GILROY
– With several big box retail stores on the east side of town
now open and several more ready to this year, the city is looking
for ways to control the increased levels of traffic on residential
sections of Sixth Street.
GILROY – With several big box retail stores on the east side of town now open and several more ready to this year, the city is looking for ways to control the increased levels of traffic on residential sections of Sixth Street.
By March, city traffic engineers want to launch community workshops so Sixth Street residents can help determine how to reduce the number and speed of cars that use the residential but heavily traveled road. City staffers will send bilingual mailers to contact residents, asking them to attend the street designing sessions geared at finding a way to control traffic without making the road an inconvenience and an eyesore for those who live on it.

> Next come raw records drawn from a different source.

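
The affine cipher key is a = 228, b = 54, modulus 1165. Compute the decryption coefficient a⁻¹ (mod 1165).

Extended Euclidean algorithm:
1165 = 5·228 + 25
228 = 9·25 + 3
25 = 8·3 + 1
3 = 3·1 + 0
The gcd is 1. Working backward:
1 = 25 − 8·3
1 = −8·228 + 73·25
1 = 73·1165 − 373·228
Hence 228⁻¹ ≡ -373 ≡ 792 (mod 1165).

792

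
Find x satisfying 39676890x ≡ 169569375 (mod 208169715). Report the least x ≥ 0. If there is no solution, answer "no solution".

First find gcd(39676890, 208169715):
208169715 = 5×39676890 + 9785265
39676890 = 4×9785265 + 535830
9785265 = 18×535830 + 140325
535830 = 3×140325 + 114855
140325 = 1×114855 + 25470
114855 = 4×25470 + 12975
25470 = 1×12975 + 12495
12975 = 1×12495 + 480
12495 = 26×480 + 15
480 = 32×15 + 0
gcd = 15 and 15 | 169569375, so solutions exist. Divide through by 15: 2645126x ≡ 11304625 (mod 13877981).
Now find 2645126⁻¹ mod 13877981:
13877981 = 5*2645126 + 652351
2645126 = 4*652351 + 35722
652351 = 18*35722 + 9355
35722 = 3*9355 + 7657
9355 = 1*7657 + 1698
7657 = 4*1698 + 865
1698 = 1*865 + 833
865 = 1*833 + 32
833 = 26*32 + 1
32 = 32*1 + 0
Back-substitute:
1 = 833 − 26·32
1 = −26·865 + 27·833
1 = 27·1698 − 53·865
1 = −53·7657 + 239·1698
1 = 239·9355 − 292·7657
1 = −292·35722 + 1115·9355
1 = 1115·652351 − 20362·35722
1 = −20362·2645126 + 82563·652351
1 = 82563·13877981 − 433177·2645126
So 2645126·(-433177) ≡ 1 (mod 13877981), i.e. 2645126⁻¹ ≡ 13444804.
Then x ≡ 13444804·11304625 ≡ 11442130 (mod 13877981); the smallest non-negative solution is x = 11442130.

11442130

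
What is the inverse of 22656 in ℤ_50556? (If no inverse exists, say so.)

Euclidean algorithm on 50556, 22656:
50556 = 2*22656 + 5244
22656 = 4*5244 + 1680
5244 = 3*1680 + 204
1680 = 8*204 + 48
204 = 4*48 + 12
48 = 4*12 + 0
Since gcd = 12 > 1, 22656 is not a unit mod 50556.

no inverse exists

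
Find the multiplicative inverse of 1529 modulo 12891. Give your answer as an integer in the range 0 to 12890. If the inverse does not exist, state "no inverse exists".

Run Euclid on (12891, 1529):
12891 = 8·1529 + 659
1529 = 2·659 + 211
659 = 3·211 + 26
211 = 8·26 + 3
26 = 8·3 + 2
3 = 1·2 + 1
2 = 2·1 + 0
gcd = 1, so the inverse exists. Back-substitute:
1 = 3 − 2
1 = −26 + 9·3
1 = 9·211 − 73·26
1 = −73·659 + 228·211
1 = 228·1529 − 529·659
1 = −529·12891 + 4460·1529
So 1529·4460 ≡ 1 (mod 12891).

4460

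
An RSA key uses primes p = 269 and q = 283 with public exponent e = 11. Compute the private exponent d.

61835

φ(n) = (p−1)(q−1) = 268·282 = 75576.
Need d with 11·d ≡ 1 (mod 75576). Apply the extended Euclidean algorithm:
75576 = 6870·11 + 6
11 = 1·6 + 5
6 = 1·5 + 1
5 = 5·1 + 0
Back-substitute:
1 = 6 − 5
1 = −11 + 2·6
1 = 2·75576 − 13741·11
So 11·(-13741) ≡ 1 (mod 75576), hence d ≡ -13741 ≡ 61835 (mod 75576).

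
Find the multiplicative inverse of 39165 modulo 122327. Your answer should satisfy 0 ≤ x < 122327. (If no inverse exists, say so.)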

“The toolbox (for traffic calming measures) starts with simple striping on the road and goes up to actual barriers,” City Traffic Engineer Kristi Abrams said. “The city is really reaching out to the neighborhood. I want the community to be able to decide what they want.”

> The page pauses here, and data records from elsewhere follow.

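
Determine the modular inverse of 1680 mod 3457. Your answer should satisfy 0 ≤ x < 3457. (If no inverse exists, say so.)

Run Euclid on (3457, 1680):
3457 = 2×1680 + 97
1680 = 17×97 + 31
97 = 3×31 + 4
31 = 7×4 + 3
4 = 1×3 + 1
3 = 3×1 + 0
The gcd is 1. Working backward:
1 = 4 − 3
1 = −31 + 8·4
1 = 8·97 − 25·31
1 = −25·1680 + 433·97
1 = 433·3457 − 891·1680
Hence 1680⁻¹ ≡ -891 ≡ 2566 (mod 3457).

2566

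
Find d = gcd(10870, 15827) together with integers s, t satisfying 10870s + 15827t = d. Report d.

1

Apply Euclid's algorithm to 15827 and 10870:
15827 = 1*10870 + 4957
10870 = 2*4957 + 956
4957 = 5*956 + 177
956 = 5*177 + 71
177 = 2*71 + 35
71 = 2*35 + 1
35 = 35*1 + 0
gcd(10870, 15827) = 1.
Working backward:
1 = 71 − 2·35
1 = −2·177 + 5·71
1 = 5·956 − 27·177
1 = −27·4957 + 140·956
1 = 140·10870 − 307·4957
1 = −307·15827 + 447·10870
So 1 = (-307)·15827 + (447)·10870.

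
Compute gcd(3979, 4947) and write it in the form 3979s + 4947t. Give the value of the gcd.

Repeated division:
4947 = 1·3979 + 968
3979 = 4·968 + 107
968 = 9·107 + 5
107 = 21·5 + 2
5 = 2·2 + 1
2 = 2·1 + 0
gcd(3979, 4947) = 1.
Express as a combination:
1 = 5 − 2·2
1 = −2·107 + 43·5
1 = 43·968 − 389·107
1 = −389·3979 + 1599·968
1 = 1599·4947 − 1988·3979
So 1 = (1599)·4947 + (-1988)·3979.

1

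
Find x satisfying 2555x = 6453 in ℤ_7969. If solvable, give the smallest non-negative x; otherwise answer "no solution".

5782

First find gcd(2555, 7969):
7969 = 3*2555 + 304
2555 = 8*304 + 123
304 = 2*123 + 58
123 = 2*58 + 7
58 = 8*7 + 2
7 = 3*2 + 1
2 = 2*1 + 0
gcd = 1, so a unique solution mod 7969 exists.
Back-substitute for the Bézout coefficients:
1 = 7 − 3·2
1 = −3·58 + 25·7
1 = 25·123 − 53·58
1 = −53·304 + 131·123
1 = 131·2555 − 1101·304
1 = −1101·7969 + 3434·2555
So 2555·(3434) ≡ 1 (mod 7969), giving 2555⁻¹ ≡ 3434.
x ≡ 2555⁻¹·6453 ≡ 3434·6453 ≡ 5782 (mod 7969).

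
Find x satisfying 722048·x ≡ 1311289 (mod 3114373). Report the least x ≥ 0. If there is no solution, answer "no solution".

1823415

First find gcd(722048, 3114373):
3114373 = 4*722048 + 226181
722048 = 3*226181 + 43505
226181 = 5*43505 + 8656
43505 = 5*8656 + 225
8656 = 38*225 + 106
225 = 2*106 + 13
106 = 8*13 + 2
13 = 6*2 + 1
2 = 2*1 + 0
gcd = 1, so a unique solution mod 3114373 exists.
Back-substitute for the Bézout coefficients:
1 = 13 − 6·2
1 = −6·106 + 49·13
1 = 49·225 − 104·106
1 = −104·8656 + 4001·225
1 = 4001·43505 − 20109·8656
1 = −20109·226181 + 104546·43505
1 = 104546·722048 − 333747·226181
1 = −333747·3114373 + 1439534·722048
So 722048·(1439534) ≡ 1 (mod 3114373), giving 722048⁻¹ ≡ 1439534.
x ≡ 722048⁻¹·1311289 ≡ 1439534·1311289 ≡ 1823415 (mod 3114373).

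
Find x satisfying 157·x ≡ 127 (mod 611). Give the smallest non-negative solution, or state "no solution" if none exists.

First find gcd(157, 611):
611 = 3×157 + 140
157 = 1×140 + 17
140 = 8×17 + 4
17 = 4×4 + 1
4 = 4×1 + 0
gcd = 1, so a unique solution mod 611 exists.
Back-substitute for the Bézout coefficients:
1 = 17 − 4·4
1 = −4·140 + 33·17
1 = 33·157 − 37·140
1 = −37·611 + 144·157
So 157·(144) ≡ 1 (mod 611), giving 157⁻¹ ≡ 144.
x ≡ 157⁻¹·127 ≡ 144·127 ≡ 569 (mod 611).

569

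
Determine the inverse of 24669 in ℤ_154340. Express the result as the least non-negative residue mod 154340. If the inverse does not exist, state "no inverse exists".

gcd(154340, 24669) by repeated division:
154340 = 6·24669 + 6326
24669 = 3·6326 + 5691
6326 = 1·5691 + 635
5691 = 8·635 + 611
635 = 1·611 + 24
611 = 25·24 + 11
24 = 2·11 + 2
11 = 5·2 + 1
2 = 2·1 + 0
Since gcd(24669, 154340) = 1, back-substitute to write 1 as a combination:
1 = 11 − 5·2
1 = −5·24 + 11·11
1 = 11·611 − 280·24
1 = −280·635 + 291·611
1 = 291·5691 − 2608·635
1 = −2608·6326 + 2899·5691
1 = 2899·24669 − 11305·6326
1 = −11305·154340 + 70729·24669
So 24669·70729 ≡ 1 (mod 154340).

70729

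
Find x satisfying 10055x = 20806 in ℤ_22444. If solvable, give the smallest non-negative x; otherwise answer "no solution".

First find gcd(10055, 22444):
22444 = 2·10055 + 2334
10055 = 4·2334 + 719
2334 = 3·719 + 177
719 = 4·177 + 11
177 = 16·11 + 1
11 = 11·1 + 0
gcd = 1, so a unique solution mod 22444 exists.
Back-substitute for the Bézout coefficients:
1 = 177 − 16·11
1 = −16·719 + 65·177
1 = 65·2334 − 211·719
1 = −211·10055 + 909·2334
1 = 909·22444 − 2029·10055
So 10055·(-2029) ≡ 1 (mod 22444), giving 10055⁻¹ ≡ 20415.
x ≡ 10055⁻¹·20806 ≡ 20415·20806 ≡ 1790 (mod 22444).

1790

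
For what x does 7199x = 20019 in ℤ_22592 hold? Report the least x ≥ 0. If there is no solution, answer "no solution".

First find gcd(7199, 22592):
22592 = 3×7199 + 995
7199 = 7×995 + 234
995 = 4×234 + 59
234 = 3×59 + 57
59 = 1×57 + 2
57 = 28×2 + 1
2 = 2×1 + 0
gcd = 1, so a unique solution mod 22592 exists.
Back-substitute for the Bézout coefficients:
1 = 57 − 28·2
1 = −28·59 + 29·57
1 = 29·234 − 115·59
1 = −115·995 + 489·234
1 = 489·7199 − 3538·995
1 = −3538·22592 + 11103·7199
So 7199·(11103) ≡ 1 (mod 22592), giving 7199⁻¹ ≡ 11103.
x ≡ 7199⁻¹·20019 ≡ 11103·20019 ≡ 10861 (mod 22592).

10861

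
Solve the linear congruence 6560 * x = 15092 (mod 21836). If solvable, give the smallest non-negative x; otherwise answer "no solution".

5438

First find gcd(6560, 21836):
21836 = 3·6560 + 2156
6560 = 3·2156 + 92
2156 = 23·92 + 40
92 = 2·40 + 12
40 = 3·12 + 4
12 = 3·4 + 0
gcd = 4 and 4 | 15092, so solutions exist. Divide through by 4: 1640x ≡ 3773 (mod 5459).
Now find 1640⁻¹ mod 5459:
5459 = 3·1640 + 539
1640 = 3·539 + 23
539 = 23·23 + 10
23 = 2·10 + 3
10 = 3·3 + 1
3 = 3·1 + 0
Back-substitute:
1 = 10 − 3·3
1 = −3·23 + 7·10
1 = 7·539 − 164·23
1 = −164·1640 + 499·539
1 = 499·5459 − 1661·1640
So 1640·(-1661) ≡ 1 (mod 5459), i.e. 1640⁻¹ ≡ 3798.
Then x ≡ 3798·3773 ≡ 5438 (mod 5459); the smallest non-negative solution is x = 5438.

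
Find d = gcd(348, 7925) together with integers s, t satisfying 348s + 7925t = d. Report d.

1

Repeated division:
7925 = 22*348 + 269
348 = 1*269 + 79
269 = 3*79 + 32
79 = 2*32 + 15
32 = 2*15 + 2
15 = 7*2 + 1
2 = 2*1 + 0
gcd(348, 7925) = 1.
Back-substituting:
1 = 15 − 7·2
1 = −7·32 + 15·15
1 = 15·79 − 37·32
1 = −37·269 + 126·79
1 = 126·348 − 163·269
1 = −163·7925 + 3712·348
So 1 = (-163)·7925 + (3712)·348.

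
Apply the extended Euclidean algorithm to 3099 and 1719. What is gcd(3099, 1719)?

Euclidean algorithm:
3099 = 1×1719 + 1380
1719 = 1×1380 + 339
1380 = 4×339 + 24
339 = 14×24 + 3
24 = 8×3 + 0
gcd(3099, 1719) = 3.
Working backward:
3 = 339 − 14·24
3 = −14·1380 + 57·339
3 = 57·1719 − 71·1380
3 = −71·3099 + 128·1719
So 3 = (-71)·3099 + (128)·1719.

3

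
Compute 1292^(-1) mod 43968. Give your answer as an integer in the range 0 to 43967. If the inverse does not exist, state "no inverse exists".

Compute gcd(1292, 43968):
43968 = 34×1292 + 40
1292 = 32×40 + 12
40 = 3×12 + 4
12 = 3×4 + 0
Since gcd = 4 > 1, 1292 is not a unit mod 43968.

no inverse exists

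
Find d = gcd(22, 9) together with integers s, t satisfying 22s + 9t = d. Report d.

1

Euclidean algorithm:
22 = 2*9 + 4
9 = 2*4 + 1
4 = 4*1 + 0
gcd(22, 9) = 1.
Back-substituting:
1 = 9 − 2·4
1 = −2·22 + 5·9
So 1 = (-2)·22 + (5)·9.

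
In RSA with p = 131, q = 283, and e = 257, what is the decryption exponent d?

φ(n) = (p−1)(q−1) = 130·282 = 36660.
Need d with 257·d ≡ 1 (mod 36660). Apply the extended Euclidean algorithm:
36660 = 142·257 + 166
257 = 1·166 + 91
166 = 1·91 + 75
91 = 1·75 + 16
75 = 4·16 + 11
16 = 1·11 + 5
11 = 2·5 + 1
5 = 5·1 + 0
Back-substitute:
1 = 11 − 2·5
1 = −2·16 + 3·11
1 = 3·75 − 14·16
1 = −14·91 + 17·75
1 = 17·166 − 31·91
1 = −31·257 + 48·166
1 = 48·36660 − 6847·257
So 257·(-6847) ≡ 1 (mod 36660), hence d ≡ -6847 ≡ 29813 (mod 36660).

29813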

Residents on and around Sixth Street have long expressed concerns about the traffic impacts of Gilroy’s new retail developments. Many in-town drivers avert a trip down Monterey Street and Leavesley Road to get to, say, the Gilroy Premium Outlets by using Sixth Street.

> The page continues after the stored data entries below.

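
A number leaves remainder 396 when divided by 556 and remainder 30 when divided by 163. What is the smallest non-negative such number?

8180

Write x = 396 + 556·k. Then 556·k ≡ 30 − 396 ≡ 123 (mod 163).
Need 556⁻¹ mod 163. Extended Euclid on (163, 67):
163 = 2×67 + 29
67 = 2×29 + 9
29 = 3×9 + 2
9 = 4×2 + 1
2 = 2×1 + 0
Back-substitute:
1 = 9 − 4·2
1 = −4·29 + 13·9
1 = 13·67 − 30·29
1 = −30·163 + 73·67
556⁻¹ ≡ 73 (mod 163), so k ≡ 73·123 ≡ 14 (mod 163).
x = 396 + 556·14 = 8180.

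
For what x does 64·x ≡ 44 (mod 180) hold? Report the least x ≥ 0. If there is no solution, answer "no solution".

First find gcd(64, 180):
180 = 2*64 + 52
64 = 1*52 + 12
52 = 4*12 + 4
12 = 3*4 + 0
gcd = 4 and 4 | 44, so solutions exist. Divide through by 4: 16x ≡ 11 (mod 45).
Now find 16⁻¹ mod 45:
45 = 2*16 + 13
16 = 1*13 + 3
13 = 4*3 + 1
3 = 3*1 + 0
Back-substitute:
1 = 13 − 4·3
1 = −4·16 + 5·13
1 = 5·45 − 14·16
So 16·(-14) ≡ 1 (mod 45), i.e. 16⁻¹ ≡ 31.
Then x ≡ 31·11 ≡ 26 (mod 45); the smallest non-negative solution is x = 26.

26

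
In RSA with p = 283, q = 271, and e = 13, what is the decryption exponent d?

φ(n) = (p−1)(q−1) = 282·270 = 76140.
Need d with 13·d ≡ 1 (mod 76140). Apply the extended Euclidean algorithm:
76140 = 5856·13 + 12
13 = 1·12 + 1
12 = 12·1 + 0
Back-substitute:
1 = 13 − 12
1 = −76140 + 5857·13
So 13·5857 ≡ 1 (mod 76140), hence d = 5857.

5857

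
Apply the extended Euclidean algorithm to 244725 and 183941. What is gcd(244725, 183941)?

1

Euclidean algorithm:
244725 = 1*183941 + 60784
183941 = 3*60784 + 1589
60784 = 38*1589 + 402
1589 = 3*402 + 383
402 = 1*383 + 19
383 = 20*19 + 3
19 = 6*3 + 1
3 = 3*1 + 0
gcd(244725, 183941) = 1.
Working backward:
1 = 19 − 6·3
1 = −6·383 + 121·19
1 = 121·402 − 127·383
1 = −127·1589 + 502·402
1 = 502·60784 − 19203·1589
1 = −19203·183941 + 58111·60784
1 = 58111·244725 − 77314·183941
So 1 = (58111)·244725 + (-77314)·183941.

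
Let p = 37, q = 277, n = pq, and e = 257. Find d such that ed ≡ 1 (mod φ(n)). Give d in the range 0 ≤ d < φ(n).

φ(n) = (p−1)(q−1) = 36·276 = 9936.
Need d with 257·d ≡ 1 (mod 9936). Apply the extended Euclidean algorithm:
9936 = 38×257 + 170
257 = 1×170 + 87
170 = 1×87 + 83
87 = 1×83 + 4
83 = 20×4 + 3
4 = 1×3 + 1
3 = 3×1 + 0
Back-substitute:
1 = 4 − 3
1 = −83 + 21·4
1 = 21·87 − 22·83
1 = −22·170 + 43·87
1 = 43·257 − 65·170
1 = −65·9936 + 2513·257
So 257·2513 ≡ 1 (mod 9936), hence d = 2513.

2513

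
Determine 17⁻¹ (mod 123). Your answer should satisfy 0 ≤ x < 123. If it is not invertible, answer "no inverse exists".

29

gcd(123, 17) by repeated division:
123 = 7×17 + 4
17 = 4×4 + 1
4 = 4×1 + 0
The gcd is 1. Working backward:
1 = 17 − 4·4
1 = −4·123 + 29·17
So 17·29 ≡ 1 (mod 123).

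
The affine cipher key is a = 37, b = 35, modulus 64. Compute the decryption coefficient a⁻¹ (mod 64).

45

Apply the Euclidean algorithm to 64 and 37:
64 = 1×37 + 27
37 = 1×27 + 10
27 = 2×10 + 7
10 = 1×7 + 3
7 = 2×3 + 1
3 = 3×1 + 0
Since gcd(37, 64) = 1, back-substitute to write 1 as a combination:
1 = 7 − 2·3
1 = −2·10 + 3·7
1 = 3·27 − 8·10
1 = −8·37 + 11·27
1 = 11·64 − 19·37
Thus 37·(-19) ≡ 1 (mod 64); reducing, -19 mod 64 = 45.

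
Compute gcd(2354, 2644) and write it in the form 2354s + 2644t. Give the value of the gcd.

2

Euclidean algorithm:
2644 = 1*2354 + 290
2354 = 8*290 + 34
290 = 8*34 + 18
34 = 1*18 + 16
18 = 1*16 + 2
16 = 8*2 + 0
gcd(2354, 2644) = 2.
Working backward:
2 = 18 − 16
2 = −34 + 2·18
2 = 2·290 − 17·34
2 = −17·2354 + 138·290
2 = 138·2644 − 155·2354
So 2 = (138)·2644 + (-155)·2354.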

The city says it will install the traffic-calming measures on Sixth Street as early as spring.
By 2008, the city will connect Arroyo Circle, which now dead ends near Costco, with a 220-foot-long bridge. This will help keep drivers that want to traverse town away from Sixth Street. But it will do little to make motorists use Leavesley Road and Tenth Street when they are closer to Sixth Street.
This is why so traffic calming measures need to be installed along Sixth Street. These measures can be anything from striping to physical barriers but usually take the form of landscaped medians, which make streets feel narrower and cause drivers to reduce their speed.
More extreme traffic calming measures include speed bumps. On residential streets, the speed bumps may be only slightly raised so emergency vehicles can ride over them easily.
“When it comes to traffic, human behavior is like the flow of water. People find the path of least resistance,” Abrams said. “If you make the road slow enough and inconvenient enough, people will use another route.”
The city will have to pay $11.6 million for design and construction of all the roadwork. Costs will be covered by traffic impact fees charged to all development within the city.